Today’s been sticky and it’s not over. I’m downsizing the place, and obviously one of the things that has to go is books. I’m hanging onto the signed copies and first editions and whatnot; someone in the family will want those. In some cases they know the authors. In every case of the signed books, they know I do. There’s a continuance there; the book has a power beyond being a fine read. It’s a link, friend-to-friend, family to family. Then there are books about writing, again some by friends in the game, some by other professionals I haven’t met but wish I had. Reading them is always inspiring, almost always educational (no matter how often you’ve read it before) and – most important – a reminder that I’m one of the luckiest men I ever met. I’m disposing of just about all the books from my previous career – everything from Lee’s Lieutenants to WWII in Europe to Irwin Rommel’s between-world-wars treatise on small unit actions and Sledge’s (practically) minute-by-minute history of his part in the Corps’ war in the Pacific. I know very, very few of those militaria authors but I had the honor and privilege of serving with some of the original cast, so a few of those go in the lockerbox for the descendants to puzzle over somewhere down the line.

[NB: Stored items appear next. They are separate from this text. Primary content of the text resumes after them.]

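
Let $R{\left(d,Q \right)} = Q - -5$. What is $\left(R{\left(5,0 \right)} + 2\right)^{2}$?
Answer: $49$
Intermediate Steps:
$R{\left(d,Q \right)} = 5 + Q$ ($R{\left(d,Q \right)} = Q + 5 = 5 + Q$)
$\left(R{\left(5,0 \right)} + 2\right)^{2} = \left(\left(5 + 0\right) + 2\right)^{2} = \left(5 + 2\right)^{2} = 7^{2} = 49$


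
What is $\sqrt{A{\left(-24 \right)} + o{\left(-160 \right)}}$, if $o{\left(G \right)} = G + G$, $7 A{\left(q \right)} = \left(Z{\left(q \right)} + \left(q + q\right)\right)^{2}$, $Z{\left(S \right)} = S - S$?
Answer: $\frac{8 \sqrt{7}}{7} \approx 3.0237$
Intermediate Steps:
$Z{\left(S \right)} = 0$
$A{\left(q \right)} = \frac{4 q^{2}}{7}$ ($A{\left(q \right)} = \frac{\left(0 + \left(q + q\right)\right)^{2}}{7} = \frac{\left(0 + 2 q\right)^{2}}{7} = \frac{\left(2 q\right)^{2}}{7} = \frac{4 q^{2}}{7}$)
$o{\left(G \right)} = 2 G$
$\sqrt{A{\left(-24 \right)} + o{\left(-160 \right)}} = \sqrt{\frac{4 \left(-24\right)^{2}}{7} + 2 \left(-160\right)} = \sqrt{\frac{4}{7} \cdot 576 - 320} = \sqrt{\frac{2304}{7} - 320} = \sqrt{\frac{64}{7}} = \frac{8 \sqrt{7}}{7}$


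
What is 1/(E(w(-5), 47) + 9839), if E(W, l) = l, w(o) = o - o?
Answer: 1/9886 ≈ 0.00010115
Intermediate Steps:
w(o) = 0
1/(E(w(-5), 47) + 9839) = 1/(47 + 9839) = 1/9886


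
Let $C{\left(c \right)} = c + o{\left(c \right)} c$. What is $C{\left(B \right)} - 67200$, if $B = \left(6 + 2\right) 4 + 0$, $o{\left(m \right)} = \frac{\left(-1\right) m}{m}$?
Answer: $-67200$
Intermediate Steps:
$o{\left(m \right)} = -1$
$B = 32$ ($B = 8 \cdot 4 + 0 = 32 + 0 = 32$)
$C{\left(c \right)} = 0$ ($C{\left(c \right)} = c - c = 0$)
$C{\left(B \right)} - 67200 = 0 - 67200 = -67200$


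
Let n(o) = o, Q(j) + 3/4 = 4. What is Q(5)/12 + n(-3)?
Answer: -131/48 ≈ -2.7292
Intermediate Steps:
Q(j) = 13/4 (Q(j) = -¾ + 4 = 13/4)
Q(5)/12 + n(-3) = (13/4)/12 - 3 = (1/12)*(13/4) - 3 = 13/48 - 3 = -131/48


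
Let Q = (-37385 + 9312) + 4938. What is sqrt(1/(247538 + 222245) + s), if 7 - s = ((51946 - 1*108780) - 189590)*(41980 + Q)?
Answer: sqrt(1024881701451695264326)/469783 ≈ 68146.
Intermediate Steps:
Q = -23135 (Q = -28073 + 4938 = -23135)
s = 4643860287 (s = 7 - ((51946 - 1*108780) - 189590)*(41980 - 23135) = 7 - ((51946 - 108780) - 189590)*18845 = 7 - (-56834 - 189590)*18845 = 7 - (-246424)*18845 = 7 - 1*(-4643860280) = 7 + 4643860280 = 4643860287)
sqrt(1/(247538 + 222245) + s) = sqrt(1/(247538 + 222245) + 4643860287) = sqrt(1/469783 + 4643860287) = sqrt(2181606617207722/469783) = sqrt(1024881701451695264326)/469783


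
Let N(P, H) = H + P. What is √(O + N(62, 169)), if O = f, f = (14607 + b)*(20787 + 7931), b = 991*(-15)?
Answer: I*√7409013 ≈ 2721.9*I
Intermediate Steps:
b = -14865
f = -7409244 (f = (14607 - 14865)*(20787 + 7931) = -258*28718 = -7409244)
O = -7409244
√(O + N(62, 169)) = √(-7409244 + (169 + 62)) = √(-7409244 + 231) = √(-7409013) = I*√7409013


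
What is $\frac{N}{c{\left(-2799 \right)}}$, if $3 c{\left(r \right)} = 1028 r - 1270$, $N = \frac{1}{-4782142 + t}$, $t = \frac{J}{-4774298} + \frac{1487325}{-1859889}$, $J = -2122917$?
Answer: $\frac{4439832166461}{20373022096678504729178027} \approx 2.1793 \cdot 10^{-13}$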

What gets really tough is looking at an old, back-broken, raggedy mess and remembering it from your childhood. Example: Albert Payson Terhune’s collection of stories called My Friend The Dog, my copy published in 1926 by Harper & Brothers, first copyright 1922. I don’t even remember who gave it to me, but it was old when I got it. I read it and re-read it, always jammed in a corner where no one could see, because it made me cry. I wasn’t a kid who wanted other people to know I did stuff like that. I have a couple of books like that. They won’t go yet. I have to read them at least once more.

I guess I’m being foolish about it all. They’re paper and glue. Maybe cloth covers, maybe paperback. Inanimate objects, nothing more, and they get to move on just like we do. That’s the way it is. But damn it, though, sometimes I feel like I’m turning my back on a friend. It kind of hurts, you know?


  1. Books are like that- some hard to part with. When a particular book makes that personal connection with us, it can feel like a personal friend. Or in other cases, a primal fear, lost love, etc. Good blog Don!